Clan system within Marathas of India

The Maratha clan system (also referred to as Shahannava Kuli Marathas, 96 Kuli Marathas) refers to the 96 Maratha clans. The clans together form the Maratha caste of India. These Marathas primarily reside in the Indian state of Maharashtra, with smaller regional populations in other states.

== Origin ==
The 96 clans that the Maratha caste is divided into were originally formed in the earlier centuries from the amalgamation of families from the (Kunbi), shepherd (Dhangar), pastoral (Gavli), blacksmith (Lohar), carpenter (Sutar), Bhandari and Thakar castes in Maharashtra. The 96 kul(clans) and genealogies were fabricated after they gained political prominence. These clans were flexible enough that most of the Kunbi population got absorbed into these clans even in the 20th century.

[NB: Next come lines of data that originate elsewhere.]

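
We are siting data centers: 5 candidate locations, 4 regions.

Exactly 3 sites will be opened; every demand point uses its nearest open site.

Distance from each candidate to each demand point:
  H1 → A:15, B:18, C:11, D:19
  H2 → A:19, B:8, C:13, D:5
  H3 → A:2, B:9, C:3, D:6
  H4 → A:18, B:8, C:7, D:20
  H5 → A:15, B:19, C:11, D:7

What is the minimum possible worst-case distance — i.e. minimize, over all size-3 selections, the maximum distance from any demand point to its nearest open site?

8

Open {H1, H2, H3}.
  Farthest demand point is B at distance 8 (to H2); all others are ≤ 8.
With {H1, H3, H4} the worst case is 8.
With {H2, H3, H4} the worst case is 8.
No size-3 selection achieves below 8.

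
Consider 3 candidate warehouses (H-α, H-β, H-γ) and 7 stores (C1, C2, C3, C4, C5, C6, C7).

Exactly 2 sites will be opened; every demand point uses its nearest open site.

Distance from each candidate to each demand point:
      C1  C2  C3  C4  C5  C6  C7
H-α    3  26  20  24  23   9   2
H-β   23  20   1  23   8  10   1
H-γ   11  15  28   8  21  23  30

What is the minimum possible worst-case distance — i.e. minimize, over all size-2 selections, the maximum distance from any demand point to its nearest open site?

15

Open {H-β, H-γ}.
  Farthest demand point is C2 at distance 15 (to H-γ); all others are ≤ 15.
With {H-α, H-γ} the worst case is 21.
With {H-α, H-β} the worst case is 23.
No size-2 selection achieves below 15.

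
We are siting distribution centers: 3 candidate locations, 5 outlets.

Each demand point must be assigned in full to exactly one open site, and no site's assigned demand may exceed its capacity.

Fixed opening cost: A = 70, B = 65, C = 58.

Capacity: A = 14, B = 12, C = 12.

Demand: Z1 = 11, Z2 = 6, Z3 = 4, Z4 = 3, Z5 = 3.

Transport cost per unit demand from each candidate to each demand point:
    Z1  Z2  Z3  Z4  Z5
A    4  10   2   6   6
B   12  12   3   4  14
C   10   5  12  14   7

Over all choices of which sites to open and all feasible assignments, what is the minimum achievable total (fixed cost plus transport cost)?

Open {A, B, C}; cheapest assignment that respects the capacities:
  A (cap 14, load 14): Z1, Z5 — cost 11×4 + 3×6 = 62
  B (cap 12, load 7): Z3, Z4 — cost 4×3 + 3×4 = 24
  C (cap 12, load 6): Z2 — cost 6×5 = 30
  Shipping 116, fixed 193 → total 309.
  Any other capacity-feasible assignment to {A, B, C} ships for at least 116.
Total demand is 27 and no other set of sites has combined capacity ≥ 27, so {A, B, C} is the only feasible choice of open sites. Minimum: 309.

309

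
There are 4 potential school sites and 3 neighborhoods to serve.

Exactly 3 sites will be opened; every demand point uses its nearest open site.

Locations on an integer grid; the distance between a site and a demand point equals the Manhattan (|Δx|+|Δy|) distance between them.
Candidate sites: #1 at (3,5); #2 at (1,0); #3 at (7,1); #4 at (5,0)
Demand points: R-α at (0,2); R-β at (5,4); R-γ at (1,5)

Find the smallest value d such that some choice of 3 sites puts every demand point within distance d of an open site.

3

Open {#1, #2, #3}.
  Farthest demand point is R-α at distance 3 (to #2); all others are ≤ 3.
With {#1, #2, #4} the worst case is 3.
With {#2, #3, #4} the worst case is 5.
No size-3 selection achieves below 3.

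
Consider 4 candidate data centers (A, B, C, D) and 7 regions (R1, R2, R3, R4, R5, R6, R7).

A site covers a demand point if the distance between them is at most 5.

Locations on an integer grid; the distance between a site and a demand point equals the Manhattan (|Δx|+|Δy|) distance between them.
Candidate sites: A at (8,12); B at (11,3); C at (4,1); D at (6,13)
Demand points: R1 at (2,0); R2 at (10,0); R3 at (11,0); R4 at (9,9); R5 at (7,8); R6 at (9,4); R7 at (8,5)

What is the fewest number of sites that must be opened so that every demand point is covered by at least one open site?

3

Coverage sets (demand points within 5 of each site):
  A: {R4, R5}
  B: {R2, R3, R6, R7}
  C: {R1}
  D: {}
No 2 sites suffice: every size-2 union leaves at least one demand point uncovered.
But {A, B, C} covers everything, so the minimum is 3.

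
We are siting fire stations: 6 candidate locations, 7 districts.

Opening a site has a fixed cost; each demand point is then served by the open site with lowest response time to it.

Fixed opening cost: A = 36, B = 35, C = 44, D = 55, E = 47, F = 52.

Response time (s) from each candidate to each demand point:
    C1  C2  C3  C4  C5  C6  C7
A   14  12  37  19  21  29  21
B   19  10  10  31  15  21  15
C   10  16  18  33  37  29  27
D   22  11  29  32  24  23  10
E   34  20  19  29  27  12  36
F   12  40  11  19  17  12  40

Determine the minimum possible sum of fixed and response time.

156

Open {B}: assign each demand point to its cheapest open site.
  C1→B 19, C2→B 10, C3→B 10, C4→B 31, C5→B 15, C6→B 21, C7→B 15
  response time 121, fixed 35 → total 156.
Compare {A, B}: response time 104 + fixed 71 = 175.
Compare {B, F}: response time 93 + fixed 87 = 180.
Compare {A}: response time 153 + fixed 36 = 189.
All other subsets cost ≥ 175. Minimum total cost: 156.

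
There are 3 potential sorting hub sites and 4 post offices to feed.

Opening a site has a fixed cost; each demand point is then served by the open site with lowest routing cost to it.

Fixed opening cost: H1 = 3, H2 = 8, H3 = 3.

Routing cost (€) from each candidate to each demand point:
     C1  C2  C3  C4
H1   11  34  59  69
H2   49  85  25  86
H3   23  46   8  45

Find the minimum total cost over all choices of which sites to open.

104

Open {H1, H3}: assign each demand point to its cheapest open site.
  C1→H1 11, C2→H1 34, C3→H3 8, C4→H3 45
  routing cost 98, fixed 6 → total 104.
Compare {H1, H2, H3}: routing cost 98 + fixed 14 = 112.
Compare {H3}: routing cost 122 + fixed 3 = 125.
Compare {H2, H3}: routing cost 122 + fixed 11 = 133.
All other subsets cost ≥ 112. Minimum total cost: 104.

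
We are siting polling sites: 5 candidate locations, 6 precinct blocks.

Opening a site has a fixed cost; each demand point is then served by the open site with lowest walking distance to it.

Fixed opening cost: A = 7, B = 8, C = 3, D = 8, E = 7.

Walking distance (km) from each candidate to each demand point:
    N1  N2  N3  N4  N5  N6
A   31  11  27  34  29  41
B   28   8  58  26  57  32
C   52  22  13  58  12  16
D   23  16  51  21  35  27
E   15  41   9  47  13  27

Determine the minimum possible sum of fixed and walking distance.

104

Open {B, C, E}: assign each demand point to its cheapest open site.
  N1→E 15, N2→B 8, N3→E 9, N4→B 26, N5→C 12, N6→C 16
  walking distance 86, fixed 18 → total 104.
Compare {C, D, E}: walking distance 89 + fixed 18 = 107.
Compare {B, C, D, E}: walking distance 81 + fixed 26 = 107.
Compare {A, C, D, E}: walking distance 84 + fixed 25 = 109.
All other subsets cost ≥ 107. Minimum total cost: 104.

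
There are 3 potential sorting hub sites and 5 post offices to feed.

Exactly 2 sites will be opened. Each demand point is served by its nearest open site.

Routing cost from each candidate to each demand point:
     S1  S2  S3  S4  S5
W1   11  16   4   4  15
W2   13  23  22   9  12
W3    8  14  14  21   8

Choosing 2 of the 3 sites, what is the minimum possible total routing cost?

38

Open {W1, W3}.
  S1→W3 8, S2→W3 14, S3→W1 4, S4→W1 4, S5→W3 8  ⇒ total 38.
Compare {W1, W2}: total 47.
Compare {W2, W3}: total 53.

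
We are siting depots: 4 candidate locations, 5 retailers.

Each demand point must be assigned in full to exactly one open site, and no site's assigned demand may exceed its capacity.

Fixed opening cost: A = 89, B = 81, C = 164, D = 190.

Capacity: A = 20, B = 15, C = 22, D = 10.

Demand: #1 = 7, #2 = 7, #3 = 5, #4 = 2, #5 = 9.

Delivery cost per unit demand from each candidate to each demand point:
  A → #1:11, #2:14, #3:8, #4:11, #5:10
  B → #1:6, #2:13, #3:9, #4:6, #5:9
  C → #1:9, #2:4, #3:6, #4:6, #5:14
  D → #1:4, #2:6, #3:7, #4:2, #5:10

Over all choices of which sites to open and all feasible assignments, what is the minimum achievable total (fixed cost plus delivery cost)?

Open {A, B}; cheapest assignment that respects the capacities:
  A (cap 20, load 16): #3, #4, #5 — cost 5×8 + 2×11 + 9×10 = 152
  B (cap 15, load 14): #1, #2 — cost 7×6 + 7×13 = 133
  Shipping 285, fixed 170 → total 455.
  Any other capacity-feasible assignment to {A, B} ships for at least 285.
Compare {B, C}: its best feasible assignment gives total 459.
Compare {A, C}: its best feasible assignment gives total 476.
Every other set of open sites that can feasibly serve all demand totals ≥ 459 even under its best assignment. Minimum: 455.

455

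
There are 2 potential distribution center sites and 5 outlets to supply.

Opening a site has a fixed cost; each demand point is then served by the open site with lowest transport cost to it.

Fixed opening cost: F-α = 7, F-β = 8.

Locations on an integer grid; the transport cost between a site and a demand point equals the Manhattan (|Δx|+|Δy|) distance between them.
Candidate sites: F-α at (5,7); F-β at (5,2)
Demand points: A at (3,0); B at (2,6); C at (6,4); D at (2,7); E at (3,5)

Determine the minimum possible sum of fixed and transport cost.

Open {F-α}: assign each demand point to its cheapest open site.
  A→F-α 9, B→F-α 4, C→F-α 4, D→F-α 3, E→F-α 4
  transport cost 24, fixed 7 → total 31.
Compare {F-α, F-β}: transport cost 18 + fixed 15 = 33.
Compare {F-β}: transport cost 27 + fixed 8 = 35.

31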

Thus, due to the mainly peasant origin, the claim of the 96 clans to the Kshatriya ritual status in the Hindu Varna hierarchy is considered spurious. Jaffrelot calls such claims "Kshatriyatisation", which he considers similar to Sanskritisation.

==Military history==
Many Maratha clans served as Patils or Deshmukhs for the Bahmani sultanate, and its successors, the Deccan sultanates and the Mughals from 14th century onwards under the watandari system. Influential families from this era include, Sawant of Sawantwadi, Ghorpade of Mudhol, Nimbalkar of Phaltan, Mane, Shirke, Mahadik and Mohite. Shivaji's own Bhosale family came to prominence later than these families. In his quest for swarajya, he had to fight, or subdue these families using a variety of strategies. One of them included killing of Chandrarao More, a fellow Maratha feudatory of Bijapur, and seizing the valley of Javali, near the present-day hill station of Mahabaleshwar. The conquest of Javali allowed Shivaji to extend his raids into south and southwest Maharashtra. Other strategies included forming marital alliances, dealing directly with village Patils to bypass the Deshmukhs, or subduing them by force.

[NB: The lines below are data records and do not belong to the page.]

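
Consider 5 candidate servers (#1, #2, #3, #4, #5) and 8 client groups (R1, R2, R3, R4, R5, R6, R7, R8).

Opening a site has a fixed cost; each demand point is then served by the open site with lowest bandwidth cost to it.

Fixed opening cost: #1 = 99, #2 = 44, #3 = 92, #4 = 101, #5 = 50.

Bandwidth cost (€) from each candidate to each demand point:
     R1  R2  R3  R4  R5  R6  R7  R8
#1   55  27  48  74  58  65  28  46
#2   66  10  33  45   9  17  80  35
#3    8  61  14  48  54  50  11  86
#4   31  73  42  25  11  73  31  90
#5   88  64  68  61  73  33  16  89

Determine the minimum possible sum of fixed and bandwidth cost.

285

Open {#2, #3}: assign each demand point to its cheapest open site.
  R1→#3 8, R2→#2 10, R3→#3 14, R4→#2 45, R5→#2 9, R6→#2 17, R7→#3 11, R8→#2 35
  bandwidth cost 149, fixed 136 → total 285.
Compare {#2, #5}: bandwidth cost 231 + fixed 94 = 325.
Compare {#2, #3, #5}: bandwidth cost 149 + fixed 186 = 335.
Compare {#2, #4}: bandwidth cost 191 + fixed 145 = 336.
All other subsets cost ≥ 325. Minimum total cost: 285.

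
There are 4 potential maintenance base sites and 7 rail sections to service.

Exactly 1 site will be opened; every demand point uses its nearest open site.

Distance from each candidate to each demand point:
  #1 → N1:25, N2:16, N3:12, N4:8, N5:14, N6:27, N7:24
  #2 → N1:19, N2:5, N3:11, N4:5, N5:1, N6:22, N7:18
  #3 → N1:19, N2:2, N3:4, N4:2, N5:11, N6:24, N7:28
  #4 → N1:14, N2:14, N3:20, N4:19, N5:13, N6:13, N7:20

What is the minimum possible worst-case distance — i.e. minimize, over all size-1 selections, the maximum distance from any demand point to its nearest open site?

20

Open {#4}.
  Farthest demand point is N3 at distance 20 (to #4); all others are ≤ 20.
With {#2} the worst case is 22.
With {#1} the worst case is 27.
No size-1 selection achieves below 20.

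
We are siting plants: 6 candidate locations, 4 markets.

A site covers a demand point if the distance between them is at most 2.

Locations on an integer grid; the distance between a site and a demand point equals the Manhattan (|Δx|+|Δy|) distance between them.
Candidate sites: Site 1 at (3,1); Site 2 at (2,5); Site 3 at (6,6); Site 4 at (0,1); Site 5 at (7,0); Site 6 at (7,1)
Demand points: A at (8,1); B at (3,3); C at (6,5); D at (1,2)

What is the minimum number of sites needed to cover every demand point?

4

Coverage sets (demand points within 2 of each site):
  Site 1: {B}
  Site 2: {}
  Site 3: {C}
  Site 4: {D}
  Site 5: {A}
  Site 6: {A}
No 3 sites suffice: every size-3 union leaves at least one demand point uncovered.
But {Site 1, Site 3, Site 4, Site 5} covers everything, so the minimum is 4.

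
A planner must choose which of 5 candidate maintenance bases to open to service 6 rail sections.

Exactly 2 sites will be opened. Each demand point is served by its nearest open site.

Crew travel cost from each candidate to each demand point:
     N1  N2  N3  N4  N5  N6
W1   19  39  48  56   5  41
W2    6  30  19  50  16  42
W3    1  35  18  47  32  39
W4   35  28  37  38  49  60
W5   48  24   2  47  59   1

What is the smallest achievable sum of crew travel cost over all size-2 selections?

96

Open {W2, W5}.
  N1→W2 6, N2→W5 24, N3→W5 2, N4→W5 47, N5→W2 16, N6→W5 1  ⇒ total 96.
Compare {W1, W5}: total 98.
Compare {W3, W5}: total 107.
No size-2 selection does better; minimum is 96.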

== Kinship, deities and totems ==
In Maratha society, membership of a Kul or clan is acquired in a patrilineal manner. People belonging to a clan usually have a common surname, a common clan deity, and a common clan totem (Devak). Various lists have been compiled, purporting to list the 96 "true Maratha" clans, but these lists vary greatly and are disputed. The list of ninety-six clans is divided into five ranked tiers, the highest of which contains the five primary Maratha clans.

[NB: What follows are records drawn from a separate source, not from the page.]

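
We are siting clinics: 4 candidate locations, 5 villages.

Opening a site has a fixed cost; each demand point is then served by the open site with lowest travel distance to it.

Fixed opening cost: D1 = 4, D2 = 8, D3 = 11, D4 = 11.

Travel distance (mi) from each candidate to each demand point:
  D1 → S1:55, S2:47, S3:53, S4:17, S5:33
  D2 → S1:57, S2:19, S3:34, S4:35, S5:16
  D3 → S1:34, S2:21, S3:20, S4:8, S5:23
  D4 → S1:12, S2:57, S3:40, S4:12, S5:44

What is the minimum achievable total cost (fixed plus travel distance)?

105

Open {D2, D3, D4}: assign each demand point to its cheapest open site.
  S1→D4 12, S2→D2 19, S3→D3 20, S4→D3 8, S5→D2 16
  travel distance 75, fixed 30 → total 105.
Compare {D3, D4}: travel distance 84 + fixed 22 = 106.
Compare {D1, D2, D3, D4}: travel distance 75 + fixed 34 = 109.
Compare {D1, D3, D4}: travel distance 84 + fixed 26 = 110.
All other subsets cost ≥ 106. Minimum total cost: 105.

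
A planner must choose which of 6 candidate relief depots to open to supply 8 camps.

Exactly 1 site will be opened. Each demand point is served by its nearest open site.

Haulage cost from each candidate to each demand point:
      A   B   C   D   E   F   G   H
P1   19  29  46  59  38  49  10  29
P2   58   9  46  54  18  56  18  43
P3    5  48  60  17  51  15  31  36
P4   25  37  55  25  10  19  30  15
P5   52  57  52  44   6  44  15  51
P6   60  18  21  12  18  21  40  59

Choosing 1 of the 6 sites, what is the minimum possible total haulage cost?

Open {P4}.
  A→P4 25, B→P4 37, C→P4 55, D→P4 25, E→P4 10, F→P4 19, G→P4 30, H→P4 15  ⇒ total 216.
Compare {P6}: total 249.
Compare {P3}: total 263.
No size-1 selection does better; minimum is 216.

216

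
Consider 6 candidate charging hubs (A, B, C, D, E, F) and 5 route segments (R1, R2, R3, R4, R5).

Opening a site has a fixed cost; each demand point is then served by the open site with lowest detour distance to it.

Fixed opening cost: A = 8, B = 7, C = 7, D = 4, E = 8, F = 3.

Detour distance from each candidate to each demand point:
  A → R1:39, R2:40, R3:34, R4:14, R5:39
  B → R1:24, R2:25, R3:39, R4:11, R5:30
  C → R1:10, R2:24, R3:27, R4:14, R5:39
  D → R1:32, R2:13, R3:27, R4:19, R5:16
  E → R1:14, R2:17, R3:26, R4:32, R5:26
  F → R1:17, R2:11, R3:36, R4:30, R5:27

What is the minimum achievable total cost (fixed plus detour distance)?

91

Open {C, D}: assign each demand point to its cheapest open site.
  R1→C 10, R2→D 13, R3→C 27, R4→C 14, R5→D 16
  detour distance 80, fixed 11 → total 91.
Compare {C, D, F}: detour distance 78 + fixed 14 = 92.
Compare {B, C, D}: detour distance 77 + fixed 18 = 95.
Compare {B, D, F}: detour distance 82 + fixed 14 = 96.
All other subsets cost ≥ 92. Minimum total cost: 91.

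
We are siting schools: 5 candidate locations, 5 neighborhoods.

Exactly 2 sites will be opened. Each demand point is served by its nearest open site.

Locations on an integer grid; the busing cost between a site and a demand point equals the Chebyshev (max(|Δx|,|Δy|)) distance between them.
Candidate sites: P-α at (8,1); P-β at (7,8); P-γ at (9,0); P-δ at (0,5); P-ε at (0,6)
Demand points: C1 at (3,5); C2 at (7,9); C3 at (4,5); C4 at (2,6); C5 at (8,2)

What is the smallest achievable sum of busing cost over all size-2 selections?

14

Open {P-α, P-β}.
  C1→P-β 4, C2→P-β 1, C3→P-β 3, C4→P-β 5, C5→P-α 1  ⇒ total 14.
Compare {P-β, P-γ}: total 15.
Compare {P-β, P-δ}: total 15.
No size-2 selection does better; minimum is 14.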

Within a clan, ranking also depends on whether a man is progeny of proper marriage or a product of hypergamy. High ranking Maratha clans also historically held rights to hereditary estate or Watan.This included land grants, tax collection rights (revenue Patilki or policing (Police Patilki) of a village. Higher ranking clans held rights to larger estates or Jagirs. Clans with watan usually hold written genealogical records stretching back several generations.